Le mouvement atteint son essor avec le Congrès panslave de Prague en 1848. C'est à cette même époque que le drapeau panslave est créé (il va être réutilisé par la suite lors de la création de la fédération des États slaves du Sud, autre nom de la Yougoslavie) ainsi qu'un hymne intitulé Hé, les Slaves consacré aux peuples slaves durant la domination austro-hongroise. À la fin du XIXe siècle, le rêve de la chute de Constantinople pour en faire la capitale d'un État panslave est formulé par Fiodor Dostoïevski et Danilevski. Le nom de Tsargrad est même choisi. Le début de la Première Guerre mondiale en 1914 et la bataille des Dardanelles remportée par les Ottomans met fin à ce rêve.

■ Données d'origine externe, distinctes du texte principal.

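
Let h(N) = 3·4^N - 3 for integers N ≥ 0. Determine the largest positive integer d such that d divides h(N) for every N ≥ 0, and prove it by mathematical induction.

d = 9

Computing the first values: h(0) = 0 and h(1) = 9; gcd(0, 9) = 9, so d ≤ 9.
We prove 9 | 3·4^N - 3 for all N ≥ 0 by induction on N.
Base case (N = 0): h(0) = 0 = 9·(0), so 9 | h(0).
Suppose the result is true for N = j, i.e. 9 | h(j). Then
h(j+1) = 3·4^(j+1) - 3 = 4·(3·4^j - 3) + 9 = 4·h(j) + 9. The first term is divisible by 9 by the inductive hypothesis, and 9 is divisible by 9. Hence 9 | h(j+1).
By the principle of mathematical induction, the result holds for all N ≥ 0.
Therefore the largest such d is 9.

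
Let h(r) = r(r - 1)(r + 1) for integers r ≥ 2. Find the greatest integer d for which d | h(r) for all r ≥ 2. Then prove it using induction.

Computing the first values: h(2) = 6 and h(3) = 24; gcd(6, 24) = 6, so d ≤ 6.
We prove 6 | r(r - 1)(r + 1) for all r ≥ 2 by induction on r.
For the base case r = 2: h(2) = 6 = 6·(1), so 6 | h(2).
Inductive step: suppose the statement holds for some p ≥ 2, i.e. 6 | h(p). Then
h(p+1) − h(p) = p·(p+1)·(p+2) − (p-1)·p·(p+1) = p·(p+1)·[(p+2) − (p-1)] = 3·p·(p+1). The product of 2 consecutive integers is divisible by (2)! = 2, so h(p+1) − h(p) is divisible by 3·2 = 6. By the inductive hypothesis 6 | h(p), hence 6 | h(p+1).
This completes the induction.
Therefore the largest such d is 6.

d = 6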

Cette doctrine sert de base idéologique aux interventions militaires de l'Empire russe dans les Balkans au XIXe siècle, à la formation de la Yougoslavie fédérale, puis est habilement utilisée par l'Union soviétique[3] avant et après la Seconde Guerre mondiale.
Actuellement, elle est souvent véhiculée par les milieux nationalistes russes, mais ne trouve pas d'écho, du moins sous ce terme, auprès des autorités russes, même si les doctrines gouvernementales de l'"« étranger proche » (1992, officiellement en 2008) et puis plus encore de « monde russe » (2006, officiellement en 2022) s'en approchent.
Positions
La Pologne et la Tchéquie sont panslaves[réf. nécessaire], mais la Pologne est anti-russe, du fait de sa rivalité historique avec l'Empire russe.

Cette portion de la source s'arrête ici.